What the explorers expected at Khone it is hard to know. They had heard of a waterfall, and Lagree later confided in a letter to his sister-in-law that he had hoped to see another Niagara, a vast single fall of water tumbling from precipitous heights. Instead, they found a series of falls and cascades, some dropping directly more than sixty feet into the broad basin of deep water immediately below, others falling in stages, a few feet at a time. This was not Niagara, but it was a formidable obstacle nonetheless, a series of interlocking falls and cascades running some seven miles and extending from one bank to the other.
After having traveled from Stung-treng between a multitude of islands which almost always prevent one from seeing both banks at once, one ascends the river to reach an immense and magnificent basin which is approximately one league and a half wide and some forty meters deep.
To the north, it is bounded by a compact mass of islands, in the middle of which rise the first hills seen for some time.

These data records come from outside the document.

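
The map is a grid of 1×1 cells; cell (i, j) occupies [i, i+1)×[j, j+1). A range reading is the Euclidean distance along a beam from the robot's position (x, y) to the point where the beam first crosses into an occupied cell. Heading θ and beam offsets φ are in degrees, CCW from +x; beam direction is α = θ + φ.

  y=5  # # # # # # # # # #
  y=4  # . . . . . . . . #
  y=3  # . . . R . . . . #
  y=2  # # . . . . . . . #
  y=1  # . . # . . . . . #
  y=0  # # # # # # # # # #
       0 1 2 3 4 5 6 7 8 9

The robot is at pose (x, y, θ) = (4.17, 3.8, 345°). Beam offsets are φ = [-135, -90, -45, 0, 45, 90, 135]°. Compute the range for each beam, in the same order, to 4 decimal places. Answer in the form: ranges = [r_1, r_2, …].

beam 1: φ=-135°, α=210°
  d=(-0.8660,-0.5000)  start (4,3)  tX=0.1963 tY=1.6000  stride 1/|dx|=1.1547 1/|dy|=2.0000
    cross x-line → (3,3), t=0.1963
    cross x-line → (2,3), t=1.3510
    cross y-line → (2,2), t=1.6000
    cross x-line → (1,2), t=2.5057 (wall)
  → r_1 = 2.5057
beam 2: φ=-90°, α=255°
  d=(-0.2588,-0.9659)  start (4,3)  tX=0.6568 tY=0.8282  stride 1/|dx|=3.8637 1/|dy|=1.0353
    cross x-line → (3,3), t=0.6568
    cross y-line → (3,2), t=0.8282
    cross y-line → (3,1), t=1.8635 (wall)
  → r_2 = 1.8635
beam 3: φ=-45°, α=300°
  d=(0.5000,-0.8660)  start (4,3)  tX=1.6600 tY=0.9238  stride 1/|dx|=2.0000 1/|dy|=1.1547
    cross y-line → (4,2), t=0.9238
    cross x-line → (5,2), t=1.6600
    cross y-line → (5,1), t=2.0785
    cross y-line → (5,0), t=3.2332 (wall)
  → r_3 = 3.2332
beam 4: φ=0°, α=345°
  d=(0.9659,-0.2588)  start (4,3)  tX=0.8593 tY=3.0910  stride 1/|dx|=1.0353 1/|dy|=3.8637
    cross x-line → (5,3), t=0.8593
    cross x-line → (6,3), t=1.8946
    cross x-line → (7,3), t=2.9298
    cross y-line → (7,2), t=3.0910
    cross x-line → (8,2), t=3.9651
    cross x-line → (9,2), t=5.0004 (wall)
  → r_4 = 5.0004
beam 5: φ=45°, α=30°
  d=(0.8660,0.5000)  start (4,3)  tX=0.9584 tY=0.4000  stride 1/|dx|=1.1547 1/|dy|=2.0000
    cross y-line → (4,4), t=0.4000
    cross x-line → (5,4), t=0.9584
    cross x-line → (6,4), t=2.1131
    cross y-line → (6,5), t=2.4000 (wall)
  → r_5 = 2.4000
beam 6: φ=90°, α=75°
  d=(0.2588,0.9659)  start (4,3)  tX=3.2069 tY=0.2071  stride 1/|dx|=3.8637 1/|dy|=1.0353
    cross y-line → (4,4), t=0.2071
    cross y-line → (4,5), t=1.2423 (wall)
  → r_6 = 1.2423
beam 7: φ=135°, α=120°
  d=(-0.5000,0.8660)  start (4,3)  tX=0.3400 tY=0.2309  stride 1/|dx|=2.0000 1/|dy|=1.1547
    cross y-line → (4,4), t=0.2309
    cross x-line → (3,4), t=0.3400
    cross y-line → (3,5), t=1.3856 (wall)
  → r_7 = 1.3856

ranges = [2.5057, 1.8635, 3.2332, 5.0004, 2.4000, 1.2423, 1.3856]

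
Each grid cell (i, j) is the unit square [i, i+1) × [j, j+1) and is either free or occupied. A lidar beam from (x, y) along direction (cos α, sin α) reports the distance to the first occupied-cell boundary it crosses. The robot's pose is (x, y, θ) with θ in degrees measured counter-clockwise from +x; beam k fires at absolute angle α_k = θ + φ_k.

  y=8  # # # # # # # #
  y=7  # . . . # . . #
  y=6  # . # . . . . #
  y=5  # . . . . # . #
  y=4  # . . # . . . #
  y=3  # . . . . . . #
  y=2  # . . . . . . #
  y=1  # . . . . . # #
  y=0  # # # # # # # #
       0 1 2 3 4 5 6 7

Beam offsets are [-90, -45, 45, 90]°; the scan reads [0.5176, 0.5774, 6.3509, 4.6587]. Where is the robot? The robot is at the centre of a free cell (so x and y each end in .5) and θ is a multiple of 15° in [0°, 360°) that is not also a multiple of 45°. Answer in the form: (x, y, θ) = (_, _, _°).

(x, y, θ) = (1.5, 1.5, 345°)

The pose lattice has 37·16 = 592 candidates. Test each by forward raycasting.
  (5.5, 6.5, 300°): beam 1 = 5.1962 ≠ 0.5176 ✗
  (6.5, 6.5, 75°): beam 3 = 1.7321 ≠ 6.3509 ✗
  (6.5, 4.5, 300°): beam 1 = 6.3509 ≠ 0.5176 ✗
  (5.5, 1.5, 120°): beam 1 = 0.5774 ≠ 0.5176 ✗
  …
  (1.5, 1.5, 345°): r_1=0.5176, r_2=0.5774, r_3=6.3509, r_4=4.6587 — all match ✓
Unique over the lattice → pose = (1.5, 1.5, 345°).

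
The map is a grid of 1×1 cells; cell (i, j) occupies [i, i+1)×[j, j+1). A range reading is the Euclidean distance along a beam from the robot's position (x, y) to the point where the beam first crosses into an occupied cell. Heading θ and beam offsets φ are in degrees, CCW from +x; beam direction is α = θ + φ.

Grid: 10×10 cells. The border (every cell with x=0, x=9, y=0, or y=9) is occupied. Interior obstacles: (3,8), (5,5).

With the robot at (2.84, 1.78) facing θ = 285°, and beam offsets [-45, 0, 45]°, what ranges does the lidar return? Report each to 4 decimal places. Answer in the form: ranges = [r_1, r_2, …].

beam 1: φ=-45°, α=240°
  d=(-0.5000,-0.8660)  start (2,1)  tX=1.6800 tY=0.9007  stride 1/|dx|=2.0000 1/|dy|=1.1547
    cross y-line → (2,0), t=0.9007 (wall)
  → r_1 = 0.9007
beam 2: φ=0°, α=285°
  d=(0.2588,-0.9659)  start (2,1)  tX=0.6182 tY=0.8075  stride 1/|dx|=3.8637 1/|dy|=1.0353
    cross x-line → (3,1), t=0.6182
    cross y-line → (3,0), t=0.8075 (wall)
  → r_2 = 0.8075
beam 3: φ=45°, α=330°
  d=(0.8660,-0.5000)  start (2,1)  tX=0.1848 tY=1.5600  stride 1/|dx|=1.1547 1/|dy|=2.0000
    cross x-line → (3,1), t=0.1848
    cross x-line → (4,1), t=1.3395
    cross y-line → (4,0), t=1.5600 (wall)
  → r_3 = 1.5600

ranges = [0.9007, 0.8075, 1.5600]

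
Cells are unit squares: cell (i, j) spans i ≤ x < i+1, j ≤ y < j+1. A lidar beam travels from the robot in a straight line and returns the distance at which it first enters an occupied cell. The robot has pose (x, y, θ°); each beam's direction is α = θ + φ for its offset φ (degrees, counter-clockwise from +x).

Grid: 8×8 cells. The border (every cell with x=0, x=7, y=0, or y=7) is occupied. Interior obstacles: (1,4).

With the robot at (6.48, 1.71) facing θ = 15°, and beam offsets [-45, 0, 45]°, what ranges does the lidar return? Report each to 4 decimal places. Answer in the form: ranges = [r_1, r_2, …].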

It is across these islands and through twenty different channels that the waters of the river, confined for some time between their meandering banks, throw themselves into the tranquil basin where they mix and die down.
When one crosses the basin, one sees a series of waterfalls of different shapes and heights and a moving curtain of foam, at the entrance of each of the arms that cast their waters into the basin, obscures the horizon.
The waters do not, however, fall in cascades everywhere. In some long and sinuous arms they have leveled the obstacles and run in torrents. These are the channels which the locals use to their advantage to pass through in their light, completely loaded barges.
The two most important channels and the most beautiful waterfalls are found in the two extreme arms of the river, those of Salaphe and of Papheng. There one can see waterfalls more than fifteen meters high and of a width that sometimes reaches one kilometer. The line of waterfalls stretches, broken into several groups, over a total width of twelve to thirteen kilometers.
Everything in this gigantic landscape breathes force and assumes crushing proportions. This grandeur does not exclude grace: the vegetation which covers the rocks everywhere, and even hangs from the waterfalls, softens the awesome appearance of certain parts of this picture with pleasant and striking contrasts. At the foot of these waterfalls, enormous fish similar to dolphins, frolic and, in the most tranquil places, pelicans and other aquatic birds allow themselves to be carried nonchalantly by the current.